Un grupo de travestis vestía camisas rosadas a juego decoradas con Pitufos, y bailaban al unísono. Sus nombres estaban impresos en la parte posterior de las camisas, y al girar y girar, vi "Chungo", "Chuy" y "Lola". Estaban rodeados por cientos de jóvenes que bailaban con ferocidad, como si la muerte los estuviera persiguiendo.. Hubo un frenesí de sudor, cabello enmarañado y extremidades enredadas.
La música entró y salió de mi cuerpo con tanta fuerza que sentí que los latidos de mi corazón se modificaban para ponerse al día. Cuando traté de tragarme el refresco de fresa que me entregó un vendedor, el sonido bombeó a través de mi cuerpo, atrapado en mi garganta y me hizo ahogarme. Observé el cabello largo y enredado de un chavo flaco mientras bailaba en su propio mundo. Su pecho estaba tatuado con la imagen de la Santa Muerte. Cuando miré a mi alrededor, vi un mar de tatuajes de la Santa Muerte.

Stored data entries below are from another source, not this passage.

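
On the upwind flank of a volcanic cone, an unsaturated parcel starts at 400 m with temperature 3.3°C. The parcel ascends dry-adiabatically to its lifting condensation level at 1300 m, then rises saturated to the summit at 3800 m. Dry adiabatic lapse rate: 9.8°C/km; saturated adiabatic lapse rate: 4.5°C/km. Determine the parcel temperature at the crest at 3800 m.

400 → 1300 m (dry, 9.8°C/km): ΔT = -9.8 × 0.9 = -8.82°C → T = -5.52°C
1300 → 3800 m (saturated, 4.5°C/km): ΔT = -4.5 × 2.5 = -11.25°C → T = -16.77°C

-16.77°C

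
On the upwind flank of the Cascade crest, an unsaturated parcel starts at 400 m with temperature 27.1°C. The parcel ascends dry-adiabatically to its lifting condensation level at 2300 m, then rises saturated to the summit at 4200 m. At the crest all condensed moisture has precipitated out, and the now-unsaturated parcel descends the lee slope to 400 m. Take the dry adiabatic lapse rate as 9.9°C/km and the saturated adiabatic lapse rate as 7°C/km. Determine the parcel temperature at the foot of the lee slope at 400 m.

32.61°C

Dry to 2300 m: -9.9 × 1.9 km = -18.81°C, so T = 8.29°C.
Saturated to 4200 m: -7 × 1.9 km = -13.3°C, so T = -5.01°C.
Dry descent to 400 m: +9.9 × 3.8 km = +37.62°C, so T = 32.61°C.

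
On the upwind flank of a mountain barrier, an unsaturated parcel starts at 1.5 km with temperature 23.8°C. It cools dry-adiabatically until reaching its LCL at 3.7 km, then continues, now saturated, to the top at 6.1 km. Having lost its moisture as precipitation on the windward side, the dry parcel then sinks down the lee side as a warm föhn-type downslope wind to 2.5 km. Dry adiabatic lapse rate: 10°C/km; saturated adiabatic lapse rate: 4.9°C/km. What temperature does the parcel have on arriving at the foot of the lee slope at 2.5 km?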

¿A dónde irán todas nuestras historias? Le pregunté en una carta, después de que se fue. ¿Van a desaparecer?
Mientras me abría paso entre la presión de los cuerpos con Erik y otros amigos del vecindario, miré a un chico con el pelo largo y peinado hacia atrás y un pañuelo rojo vestido con una camisa a rayas gigantes y pantalones que colgaban debajo de su trasero.. Estaba bailando con una mujer con un piercing en cada mejilla, jeans de tres tamaños demasiado pequeños y tatuajes de demonios que se deslizaron desde su ropa interior hasta su espalda.

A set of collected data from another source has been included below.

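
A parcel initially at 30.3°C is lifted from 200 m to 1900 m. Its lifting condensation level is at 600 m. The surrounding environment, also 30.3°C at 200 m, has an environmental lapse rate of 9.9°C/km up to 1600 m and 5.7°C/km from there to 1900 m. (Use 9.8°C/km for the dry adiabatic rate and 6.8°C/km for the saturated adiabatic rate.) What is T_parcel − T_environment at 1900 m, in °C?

Parcel:
  200 → 600 m (dry, 9.8°C/km): ΔT = -9.8 × 0.4 = -3.92°C → T = 26.38°C
  600 → 1900 m (saturated, 6.8°C/km): ΔT = -6.8 × 1.3 = -8.84°C → T = 17.54°C
Environment:
  200 → 1600 m (environment, lower layer, 9.9°C/km): ΔT = -9.9 × 1.4 = -13.86°C → T = 16.44°C
  1600 → 1900 m (environment, upper layer, 5.7°C/km): ΔT = -5.7 × 0.3 = -1.71°C → T = 14.73°C
T_parcel − T_env = 17.54 − 14.73 = +2.81°C

+2.81°C (parcel warmer than environment)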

"Él es un Mara", Erik se inclinó y susurró, refiriéndose a una pandilla transnacional que se originó en Los Ángeles. Mientras noté los diferentes códigos de calles, Erik los leyó. ¿Podría alguna vez leerlos también para sentirme como en casa en la comunidad en la que me había sumergido?
Me hizo pensar en mi infancia en Arkansas, escribí, en los veranos pasados caminando por el bosque, descubriendo las cáscaras amarillentas de los insectos y la piel pálida y translúcida de las serpientes. Tal vez tuvimos que hacer eso, dejar atrás nuestra cáscara amarillenta colectiva y separarnos de quiénes somos.
Quería averiguar qué grupo de travestis ganaría la competencia de baile, pero la multitud formó un muro alrededor de los bailarines para que no pudiera verlos más. Y luego fui solo yo en una multitud de extraños, y me quedé con los latidos de mi corazón, cambiando.
[Nota: Esta historia fue producida por el Programa de Corresponsales de Glimpse, en el que escritores y fotógrafos desarrollan narraciones de gran formato para Matador].